FIGURE 4.

Potential curcumin in cell damage caused by SARS-CoV-2 in the lung and heart. Curcumin promotes differentiation from naïve CD4+T-cell to Tregs through the modulation of IL-10 (1). The cytoprotective role of curcumin decreases the death of type II alveolar cells (ATII) with a consequent decrease in the release of DAMPs (2). Curcumin also mediates macrophages' polarization, decreasing the population of inflammatory macrophages M1 to macrophages M2 that participate in the resolving and reparative process (3). The presence of Th17 cells promotes the activation of ATII cells through IL-17. In turn, activated ATII cells release a chemoattractant for neutrophils that causes neutrophil aggregation.
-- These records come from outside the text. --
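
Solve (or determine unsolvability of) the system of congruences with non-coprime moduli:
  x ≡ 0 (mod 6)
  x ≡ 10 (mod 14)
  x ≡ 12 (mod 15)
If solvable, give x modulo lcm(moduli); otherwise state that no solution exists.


Moduli 6, 14, 15 are not pairwise coprime, so CRT works modulo lcm(m_i) when all pairwise compatibility conditions hold.
Pairwise compatibility: gcd(m_i, m_j) must divide a_i - a_j for every pair.
Merge one congruence at a time:
  Start: x ≡ 0 (mod 6).
  Combine with x ≡ 10 (mod 14): gcd(6, 14) = 2; 10 - 0 = 10, which IS divisible by 2, so compatible.
    Write x = 0 + 6·t and substitute into x ≡ 10 (mod 14): 6·t ≡ 10 − 0 = 10 (mod 14).
    Divide the congruence (and modulus) by g = 2: 3·t ≡ 5 (mod 7).
    The inverse of 3 mod 7 is 5 (since 3·5 = 15 = 2·7 + 1), so t ≡ 5·5 = 25 ≡ 4 (mod 7).
    Then x = 0 + 6·4 = 24, valid modulo lcm(6, 14) = 42: x ≡ 24 (mod 42).
  Combine with x ≡ 12 (mod 15): gcd(42, 15) = 3; 12 - 24 = -12, which IS divisible by 3, so compatible.
    Write x = 24 + 42·t and substitute into x ≡ 12 (mod 15): 42·t ≡ 12 − 24 = -12 (mod 15).
    Divide the congruence (and modulus) by g = 3: 14·t ≡ -4 (mod 5).
    Reduce coefficients mod 5: 4·t ≡ 1 (mod 5).
    The inverse of 4 mod 5 is 4 (since 4·4 = 16 = 3·5 + 1), so t ≡ 4·1 = 4 ≡ 4 (mod 5).
    Then x = 24 + 42·4 = 192, valid modulo lcm(42, 15) = 210: x ≡ 192 (mod 210).
Verify: 192 mod 6 = 0, 192 mod 14 = 10, 192 mod 15 = 12.

x ≡ 192 (mod 210).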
Curcumin decreases IL-17 levels with a consequent decrease in neutrophil aggregates. The anticoagulant and antithrombotic effects of curcumin can have protective effects on the heart, decreasing the heart attack risk (5). The anti-inflammatory action of curcumin can prevent damage to cardiomyocytes caused by an excess of inflammatory mediators, known as a cytokine storm (6). Its affinity for protein S and ACE2 can prevent the direct infection of cardiomyocytes by SARS-CoV-2 (7). Abbreviations: ATII, alveolar type II cells; Tregs, regulatory T cells; Th17, T helper 17 cells; CXCL-1, chemokine ligand 1; NET, neutrophil extracellular traps.